Having experienced a particularly unrelenting visit from Mr Pip some years ago, which took more than fresh air to expel, I feared that perhaps I was simply an easy target for him.  However, he seems to visit quite a number of my eye buddies pretty regularly, too.  Unfortunately, there doesn’t seem to be an awful lot of literature out there about the emotional aspect of sight loss.  (Although, having said that, I did come across an interesting in The Guardian a few weeks ago, which is well worth a read: http://www.theguardian.com/commentisfree/2016/feb/04/moment-changed-me-lose-sight-diabetic-guide-dog.)  However, one website which I’ve found to be a helpful source of information is the RNIB, which does cover this issue, pointing out:

“Being diagnosed with an eye condition can be very upsetting.  You may find that you are worried about the future and how you will manage with a change in your vision”… “Or you may feel depressed about the changes you are facing.  Perhaps you are experiencing feelings of sadness, anger or anxiety and this is affecting you on a day-to-day basis.”

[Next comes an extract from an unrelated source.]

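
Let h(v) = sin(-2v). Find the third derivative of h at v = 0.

Apply the Taylor formula c_k = f^(k)(a)/k!.
From the series, [v^3] h = 4/3; multiply by 3! = 6 to get 8.

8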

So it seems fairly normal in this situation to experience visits from Mr Pip, but of course the issue is how best to deal with those unwanted invasions.  Despite my best efforts to try and push him down the stairs, he remains stubbornly resistant to such attempts, and when I get angry with him he merely lifts his thin lips in a mocking sneer and laughs quietly.  He can walk through walls and locked doors, and often appears in the dead of night to perch on the side of my bed and prod me awake, as he seems to have no use for sleep.

I still find that the best method of shaking him off is going for a good stomp through the countryside or along the coast.  Another effective method of banishment is the distraction technique.  This basically involves doing anything I really enjoy.  It’s generally something which takes a reasonable level of concentration but doesn’t require an excessive amount of visual concentration; for example meeting a friend, cooking, baking, or even writing this blog.  Listening to music also helps at times.  Good mood food also improves matters.  I suspect that Mr Pip is a ready meals man, and so the sight of a pile of healthy veg will often sent him running as he wrinkles his nose in disgust.  Conveniently, good mood food happens to coincide rather well with good eye food (see  https://rdramblings.wordpress.com/2015/08/19/good-eye-food/ for further information on this).   Sometimes, as a method of ridding myself of the pesky blighter I’ll actually address him aloud, ordering him, “Sod off, Pipsqueak!”, or occasionally replacing that phrase with an alternative which is far more alliteratively satisfying.